While trainers on the shortlist and some of their staff will be attending for the ceremony, it is great news for those back home in the yards that they will now be able to join in the excitement of the announcements.
The live stream is courtesy of NTF Racing Diary and Trainer Magazine publisher Anderson and Co and will shown on their Facebook page https://www.facebook.com/trainermagazine
Also being shown is the address from Jim Chiapetta from Flair, the company that makes equine nasal strips.
We are all so sad to hear that Malcolm Jefferson has passed away after fighting serious illness. Our condolences go to the family.
Everyone will know Malcolm as a mainstay of National Hunt racing in the north. To the NTF he was also a much valued member of our Council and NH Committee representing the Northern Region.
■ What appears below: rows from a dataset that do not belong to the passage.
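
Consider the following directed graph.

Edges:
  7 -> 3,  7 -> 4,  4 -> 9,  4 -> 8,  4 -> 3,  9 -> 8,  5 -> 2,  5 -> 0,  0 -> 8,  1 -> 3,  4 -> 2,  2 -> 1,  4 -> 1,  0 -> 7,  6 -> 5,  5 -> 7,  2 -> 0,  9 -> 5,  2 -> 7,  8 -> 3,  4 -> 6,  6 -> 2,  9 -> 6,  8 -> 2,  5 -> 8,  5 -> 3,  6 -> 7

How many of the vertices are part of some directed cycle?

8

A vertex is on a directed cycle iff it belongs to a strongly connected component of size ≥ 2 (or has a self-loop).
The vertices on cycles are {0, 2, 4, 5, 6, 7, 8, 9} — 8 in total.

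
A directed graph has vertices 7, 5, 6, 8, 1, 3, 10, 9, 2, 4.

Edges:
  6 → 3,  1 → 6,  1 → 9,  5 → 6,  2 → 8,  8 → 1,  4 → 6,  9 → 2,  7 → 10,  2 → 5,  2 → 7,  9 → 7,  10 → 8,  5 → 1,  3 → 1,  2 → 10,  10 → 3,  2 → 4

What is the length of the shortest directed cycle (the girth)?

3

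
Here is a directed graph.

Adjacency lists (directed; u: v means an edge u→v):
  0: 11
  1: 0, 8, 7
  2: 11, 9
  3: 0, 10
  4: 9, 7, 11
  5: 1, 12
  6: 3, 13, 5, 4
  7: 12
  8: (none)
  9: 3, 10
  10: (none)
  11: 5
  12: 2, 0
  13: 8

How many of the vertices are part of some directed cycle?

A vertex is on a directed cycle iff it belongs to a strongly connected component of size ≥ 2 (or has a self-loop).
The vertices on cycles are {0, 1, 2, 3, 5, 7, 9, 11, 12} — 9 in total.

9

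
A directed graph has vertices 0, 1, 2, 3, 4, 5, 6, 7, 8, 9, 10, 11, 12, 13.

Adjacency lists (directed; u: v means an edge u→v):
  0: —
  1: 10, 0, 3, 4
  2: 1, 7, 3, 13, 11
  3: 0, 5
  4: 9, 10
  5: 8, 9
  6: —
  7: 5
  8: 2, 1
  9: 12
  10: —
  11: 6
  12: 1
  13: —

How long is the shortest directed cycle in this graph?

For each vertex v, BFS finds the shortest path from v back to v.
The shortest such closed walk is 8 → 2 → 7 → 5 → 8, length 4.

4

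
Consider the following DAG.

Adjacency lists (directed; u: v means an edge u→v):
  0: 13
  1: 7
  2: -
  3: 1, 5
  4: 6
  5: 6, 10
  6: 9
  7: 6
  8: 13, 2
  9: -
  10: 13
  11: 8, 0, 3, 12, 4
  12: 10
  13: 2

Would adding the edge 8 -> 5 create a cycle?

No

Adding 8→5 creates a cycle iff 5 can already reach 8.
Explore from 5: no path reaches 8. The graph stays acyclic.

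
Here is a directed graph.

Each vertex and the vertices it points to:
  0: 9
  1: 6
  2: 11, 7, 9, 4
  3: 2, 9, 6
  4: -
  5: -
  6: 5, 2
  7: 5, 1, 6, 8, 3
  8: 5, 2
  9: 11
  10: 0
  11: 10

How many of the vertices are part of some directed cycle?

A vertex is on a directed cycle iff it belongs to a strongly connected component of size ≥ 2 (or has a self-loop).
The vertices on cycles are {0, 1, 2, 3, 6, 7, 8, 9, 10, 11} — 10 in total.

10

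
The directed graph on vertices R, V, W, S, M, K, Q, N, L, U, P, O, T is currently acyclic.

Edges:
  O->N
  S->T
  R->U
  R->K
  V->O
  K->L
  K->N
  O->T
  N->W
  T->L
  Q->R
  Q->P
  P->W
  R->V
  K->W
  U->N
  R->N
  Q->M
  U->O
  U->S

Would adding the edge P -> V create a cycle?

Adding P→V creates a cycle iff V can already reach P.
Explore from V: no path reaches P. The graph stays acyclic.

No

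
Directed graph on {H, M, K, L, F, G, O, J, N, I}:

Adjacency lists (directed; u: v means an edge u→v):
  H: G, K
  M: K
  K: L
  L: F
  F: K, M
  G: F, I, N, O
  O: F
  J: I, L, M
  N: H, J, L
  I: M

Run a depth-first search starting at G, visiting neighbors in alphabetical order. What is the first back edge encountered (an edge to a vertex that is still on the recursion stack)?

DFS from G (visiting neighbors in alphabetical order); mark gray on enter, black on exit:
G gray
  F gray
    K gray
      L gray
        L→F: F is gray → back edge
First back edge: L → F.

L→F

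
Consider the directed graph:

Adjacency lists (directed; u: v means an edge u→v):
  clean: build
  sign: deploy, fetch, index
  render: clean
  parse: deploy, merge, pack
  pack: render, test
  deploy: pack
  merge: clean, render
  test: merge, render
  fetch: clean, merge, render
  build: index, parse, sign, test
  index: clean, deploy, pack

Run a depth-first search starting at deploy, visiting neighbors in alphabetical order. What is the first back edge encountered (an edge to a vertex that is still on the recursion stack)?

index→clean

DFS from deploy (visiting neighbors in alphabetical order); mark gray on enter, black on exit:
deploy gray
  pack gray
    render gray
      clean gray
        build gray
          index gray
            index→clean: clean is gray → back edge
First back edge: index → clean.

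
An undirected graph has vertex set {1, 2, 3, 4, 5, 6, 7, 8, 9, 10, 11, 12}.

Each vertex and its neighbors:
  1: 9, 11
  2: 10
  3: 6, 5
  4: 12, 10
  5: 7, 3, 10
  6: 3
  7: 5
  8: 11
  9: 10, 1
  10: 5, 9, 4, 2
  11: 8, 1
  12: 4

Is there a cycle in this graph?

DFS, tracking each vertex's parent; an edge to a visited non-parent vertex closes a cycle.
Start from 8:
visit 8 (parent –)
  visit 11 (parent 8)
    11–8: parent, skip
    visit 1 (parent 11)
      visit 9 (parent 1)
        visit 10 (parent 9)
          visit 5 (parent 10)
            visit 7 (parent 5)
              7–5: parent, skip
            visit 3 (parent 5)
              visit 6 (parent 3)
                6–3: parent, skip
              3–5: parent, skip
            5–10: parent, skip
          10–9: parent, skip
          visit 4 (parent 10)
            visit 12 (parent 4)
              12–4: parent, skip
            4–10: parent, skip
          visit 2 (parent 10)
            2–10: parent, skip
        9–1: parent, skip
      1–11: parent, skip
No non-parent visited neighbor found — the graph is a forest.

No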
His down-to-earth common sense and fundamental horsemanship were always evident in his contributions to debate.
Another attribute was Malcolm’s strong belief in supporting the recruitment and training of young people. He ensured those who showed their enthusiasm for a life racing received a sound education and he will be greatly missed by all sections of our sport.
It is with great sadness we note the passing of Peter Walwyn. As well as his highly successful record over many years as a trainer, Peter made a massive contribution to horseracing, in particular to the training centre of Lambourn, to which he was utterly devoted.
Everyone has their story of encounters with Peter. One was never quite sure whether praise or brickbats were about to be bestowed. But the certainty was that his ultimate aim was the good of the sport or the community in which he was held in such high regard.
The NTF sends sincerest condolences to the family of Mary Reveley, who has died suddenly.
In her career as a trainer Mary saddled a huge volume of winners across both codes. She was from that rare seam of trainers whose fundamental horse knowledge enables them to bring out each horse’s full potential whatever its characteristics and aptitudes.
Her understated success gained her the respect of fellow trainers and at the NTF we benefited from her wise thoughts on racing matters.